# How to make a beam follow a path in xna

I'm making a 2D shmup with XNA 4.0 and one of the weapons in the game that I want is a laser beam that follows a path or a series of points and will smoothly beam along the path.

How would I go about achieving this?

• This is way too broad of a question. What do you have so far? Have you tried anything? Perhaps you have some code that isn't quite achieving the result you desire but almost?
– DomenicDatti
Commented May 29, 2012 at 15:55
• You've got to google around a bit and try it on your own first. SO is not in the business of hand-holding, sorry.
– SpikeX
Commented May 29, 2012 at 15:56
• Is gamedev.stackexchange.com/questions/29424/… what you're looking for? This question covers the 'bendy laser' that shows up in some shmups. Commented Jun 29, 2012 at 18:03

Try using a Queue of (x,y) coordinates.

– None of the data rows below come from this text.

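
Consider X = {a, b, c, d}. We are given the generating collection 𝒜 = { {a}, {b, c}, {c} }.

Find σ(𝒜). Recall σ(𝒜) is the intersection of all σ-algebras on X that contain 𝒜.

Answer: σ(𝒜) = { {}, {a}, {b}, {c}, {d}, {a, b}, {a, c}, {a, d}, {b, c}, {b, d}, {c, d}, {a, b, c}, {a, b, d}, {a, c, d}, {b, c, d}, X }

Check:
Begin from { {}, {a}, {c}, {b, c}, X } (that is, 𝒜 plus ∅ and X).
Iteration 1: +5 →
  {a, c}  = {c} ∪ {a}
  {a, d}  = ᶜ of {b, c}
  {a, b, c}  = {b, c} ∪ {a}
  {a, b, d}  = ᶜ of {c}
  {b, c, d}  = ᶜ of {a}
Iteration 2 (3 new):
  {d}  = ᶜ of {a, b, c}
  {b, d}  = ᶜ of {a, c}
  {a, c, d}  = {c} ∪ {a, d}
Iteration 3: 2 new —
  {b}  = ᶜ of {a, c, d}
  {c, d}  = {c} ∪ {d}
Iteration 4. New:
  {a, b}  = ᶜ of {c, d}
Iteration 5: already closed under ᶜ and ∪.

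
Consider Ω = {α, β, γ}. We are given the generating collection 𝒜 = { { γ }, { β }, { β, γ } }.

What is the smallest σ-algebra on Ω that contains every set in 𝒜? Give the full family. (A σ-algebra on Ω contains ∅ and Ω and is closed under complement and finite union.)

Start: 𝒜 ∪ {∅, Ω} = { {  }, { β }, { γ }, { β, γ }, Ω }.
Pass 1: 3 new —
  { α }  = complement { β, γ }
  { α, β }  = complement { γ }
  { α, γ }  = complement { β }
  (now 8)
Pass 2: stable.

|σ(𝒜)| = 8.  σ(𝒜) = { {  }, { α }, { β }, { γ }, { α, β }, { α, γ }, { β, γ }, Ω }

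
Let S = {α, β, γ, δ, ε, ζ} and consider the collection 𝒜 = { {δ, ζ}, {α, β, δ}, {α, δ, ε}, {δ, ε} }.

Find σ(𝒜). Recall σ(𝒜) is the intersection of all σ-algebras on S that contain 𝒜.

Answer: σ(𝒜) = { {}, {α}, {β}, {γ}, {δ}, {ε}, {ζ}, {α, β}, {α, γ}, {α, δ}, {α, ε}, {α, ζ}, {β, γ}, {β, δ}, {β, ε}, {β, ζ}, {γ, δ}, {γ, ε}, {γ, ζ}, {δ, ε}, {δ, ζ}, {ε, ζ}, {α, β, γ}, {α, β, δ}, {α, β, ε}, {α, β, ζ}, {α, γ, δ}, {α, γ, ε}, {α, γ, ζ}, {α, δ, ε}, {α, δ, ζ}, {α, ε, ζ}, {β, γ, δ}, {β, γ, ε}, {β, γ, ζ}, {β, δ, ε}, {β, δ, ζ}, {β, ε, ζ}, {γ, δ, ε}, {γ, δ, ζ}, {γ, ε, ζ}, {δ, ε, ζ}, {α, β, γ, δ}, {α, β, γ, ε}, {α, β, γ, ζ}, {α, β, δ, ε}, {α, β, δ, ζ}, {α, β, ε, ζ}, {α, γ, δ, ε}, {α, γ, δ, ζ}, {α, γ, ε, ζ}, {α, δ, ε, ζ}, {β, γ, δ, ε}, {β, γ, δ, ζ}, {β, γ, ε, ζ}, {β, δ, ε, ζ}, {γ, δ, ε, ζ}, {α, β, γ, δ, ε}, {α, β, γ, δ, ζ}, {α, β, γ, ε, ζ}, {α, β, δ, ε, ζ}, {α, γ, δ, ε, ζ}, {β, γ, δ, ε, ζ}, S }

Trace:
Start: 𝒜 ∪ {∅, S} = { {}, {δ, ε}, {δ, ζ}, {α, β, δ}, {α, δ, ε}, S }.
Round 1. New:
  {β, γ, ζ}  = {α, δ, ε}ᶜ
  {γ, ε, ζ}  = {α, β, δ}ᶜ
  {δ, ε, ζ}  = {δ, ε} ∪ {δ, ζ}
  {α, β, γ, ε}  = {δ, ζ}ᶜ
  {α, β, γ, ζ}  = {δ, ε}ᶜ
  {α, β, δ, ε}  = {α, δ, ε} ∪ {α, β, δ}
  {α, β, δ, ζ}  = {δ, ζ} ∪ {α, β, δ}
  {α, δ, ε, ζ}  = {α, δ, ε} ∪ {δ, ζ}
  — 14 sets.
Round 2 (13 new):
  {β, γ}  = {α, δ, ε, ζ}ᶜ
  {γ, ε}  = {α, β, δ, ζ}ᶜ
  {γ, ζ}  = {α, β, δ, ε}ᶜ
  {α, β, γ}  = {δ, ε, ζ}ᶜ
  {β, γ, δ, ζ}  = {β, γ, ζ} ∪ {δ, ζ}
  {β, γ, ε, ζ}  = {β, γ, ζ} ∪ {γ, ε, ζ}
  {γ, δ, ε, ζ}  = {δ, ε} ∪ {γ, ε, ζ}
  {α, β, γ, δ, ε}  = {α, δ, ε} ∪ {α, β, γ, ε}
  {α, β, γ, δ, ζ}  = {α, β, δ, ζ} ∪ {β, γ, ζ}
  {α, β, γ, ε, ζ}  = {β, γ, ζ} ∪ {α, β, γ, ε}
  {α, β, δ, ε, ζ}  = {α, δ, ε} ∪ {α, β, δ, ζ}
  {α, γ, δ, ε, ζ}  = {α, δ, ε} ∪ {γ, ε, ζ}
  {β, γ, δ, ε, ζ}  = {β, γ, ζ} ∪ {δ, ε}
  — 27 sets.
Round 3: +15 →
  {α}  = {β, γ, δ, ε, ζ}ᶜ
  {β}  = {α, γ, δ, ε, ζ}ᶜ
  {γ}  = {α, β, δ, ε, ζ}ᶜ
  {δ}  = {α, β, γ, ε, ζ}ᶜ
  {ε}  = {α, β, γ, δ, ζ}ᶜ
  {ζ}  = {α, β, γ, δ, ε}ᶜ
  {α, β}  = {γ, δ, ε, ζ}ᶜ
  {α, δ}  = {β, γ, ε, ζ}ᶜ
  {α, ε}  = {β, γ, δ, ζ}ᶜ
  {β, γ, ε}  = {γ, ε} ∪ {β, γ}
  {γ, δ, ε}  = {δ, ε} ∪ {γ, ε}
  {γ, δ, ζ}  = {δ, ζ} ∪ {γ, ζ}
  {α, β, γ, δ}  = {α, β, γ} ∪ {α, β, δ}
  {α, γ, δ, ε}  = {γ, ε} ∪ {α, δ, ε}
  {β, γ, δ, ε}  = {δ, ε} ∪ {β, γ}
  — 42 sets.
Round 4. New:
  {α, γ}  = {γ} ∪ {α}
  {α, ζ}  = {β, γ, δ, ε}ᶜ
  {β, δ}  = {β} ∪ {δ}
  {β, ε}  = {β} ∪ {ε}
  {β, ζ}  = {α, γ, δ, ε}ᶜ
  {γ, δ}  = {γ} ∪ {δ}
  {ε, ζ}  = {α, β, γ, δ}ᶜ
  {α, β, ε}  = {γ, δ, ζ}ᶜ
  {α, β, ζ}  = {γ, δ, ε}ᶜ
  {α, γ, δ}  = {γ} ∪ {α, δ}
  {α, γ, ε}  = {γ, ε} ∪ {α}
  {α, γ, ζ}  = {γ, ζ} ∪ {α}
  {α, δ, ζ}  = {β, γ, ε}ᶜ
  {α, ε, ζ}  = {α, ε} ∪ {ζ}
  {β, γ, δ}  = {β, γ} ∪ {δ}
  {β, δ, ε}  = {β} ∪ {δ, ε}
  {β, δ, ζ}  = {β} ∪ {δ, ζ}
  {α, γ, δ, ζ}  = {γ, ζ} ∪ {α, δ}
  {α, γ, ε, ζ}  = {γ, ζ} ∪ {α, ε}
  {β, δ, ε, ζ}  = {β} ∪ {δ, ε, ζ}
  — 62 sets.
Round 5: +2 →
  {β, ε, ζ}  = {α, γ, δ}ᶜ
  {α, β, ε, ζ}  = {γ, δ}ᶜ
  — 64 sets.
Round 6 adds nothing — fixpoint reached.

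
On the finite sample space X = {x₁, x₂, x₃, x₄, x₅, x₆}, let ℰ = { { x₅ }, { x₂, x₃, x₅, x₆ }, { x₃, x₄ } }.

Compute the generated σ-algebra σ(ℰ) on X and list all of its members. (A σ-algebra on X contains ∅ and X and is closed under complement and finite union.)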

I don't know if you'll need to do it dynamically or at compile time, but you should be able to figure something out either way.

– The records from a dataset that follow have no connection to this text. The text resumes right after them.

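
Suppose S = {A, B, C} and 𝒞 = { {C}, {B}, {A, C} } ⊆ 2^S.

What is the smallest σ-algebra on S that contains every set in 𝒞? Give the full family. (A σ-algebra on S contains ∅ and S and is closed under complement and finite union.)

Take S₀ = 𝒞 ∪ {∅, S} = { {}, {B}, {C}, {A, C}, S }.
Round 1: 2 new —
  {A, B}  = complement {C}
  {B, C}  = {C} ∪ {B}
  (now 7)
Round 2: +1 →
  {A}  = complement {B, C}
  (now 8)
Round 3: already closed under ᶜ and ∪.

Therefore σ(𝒞) = { {}, {A}, {B}, {C}, {A, B}, {A, C}, {B, C}, S } (|σ(𝒞)| = 8).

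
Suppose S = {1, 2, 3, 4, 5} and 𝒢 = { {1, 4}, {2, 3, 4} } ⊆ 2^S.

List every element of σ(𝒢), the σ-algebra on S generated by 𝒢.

σ(𝒢) = { ∅, {1}, {4}, {5}, {1, 4}, {1, 5}, {2, 3}, {4, 5}, {1, 2, 3}, {1, 4, 5}, {2, 3, 4}, {2, 3, 5}, {1, 2, 3, 4}, {1, 2, 3, 5}, {2, 3, 4, 5}, S }

Derivation:
Start: 𝒢 ∪ {∅, S} = { ∅, {1, 4}, {2, 3, 4}, S }.
Step 1. New:
  {1, 5}  = complement {2, 3, 4}
  {2, 3, 5}  = complement {1, 4}
  {1, 2, 3, 4}  = {2, 3, 4} ∪ {1, 4}
  (now 7)
Step 2 (4 new):
  {5}  = complement {1, 2, 3, 4}
  {1, 4, 5}  = {1, 4} ∪ {1, 5}
  {1, 2, 3, 5}  = {2, 3, 5} ∪ {1, 5}
  {2, 3, 4, 5}  = {2, 3, 5} ∪ {2, 3, 4}
  (now 11)
Step 3: +3 →
  {1}  = complement {2, 3, 4, 5}
  {4}  = complement {1, 2, 3, 5}
  {2, 3}  = complement {1, 4, 5}
  (now 14)
Step 4: +2 →
  {4, 5}  = {4} ∪ {5}
  {1, 2, 3}  = {2, 3} ∪ {1}
  (now 16)
Step 5 adds nothing — fixpoint reached.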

Are you wanting the laser to follow curves as well, or just connect the dots? If its the first option, you're gonna need to do some math too.

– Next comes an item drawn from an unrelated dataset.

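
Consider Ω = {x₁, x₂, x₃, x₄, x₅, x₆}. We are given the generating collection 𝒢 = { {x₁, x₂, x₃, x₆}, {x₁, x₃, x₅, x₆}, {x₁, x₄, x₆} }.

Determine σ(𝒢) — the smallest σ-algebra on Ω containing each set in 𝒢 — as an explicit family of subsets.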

• Yes I want the laser to follow a curve. I have been playing around with some code and I can make lasers go in a straight line just fine so far.
– user1424132
Commented May 29, 2012 at 17:52
• And does it need to go exactly through every point, or would a best-fit curve work?
– Phillip Schmidt
Commented May 29, 2012 at 18:44
• Also, do we know anything about the nature of the curve? Is it going to depend on user input? I.e, is the equation of the curve going to be ever-changing? If so, you're fairly screwed here without some extremely complex math.
– Phillip Schmidt
Commented May 29, 2012 at 18:50
• no it doesn't have to go through every point. And I have never here of a best fit curve until now. But i'm assuming that it would take the shortest path from start to end.
– user1424132
Commented May 29, 2012 at 18:52
• Kind of. It's calculated using what called the 'least squares method'. An explanation of that method would be out of the scope of this answer, and it too requires some pretty high-level math (at least in nonlinear situations). Last question: where are you getting the points from? Do you have an equation for them, or are you just coming up with them yourself?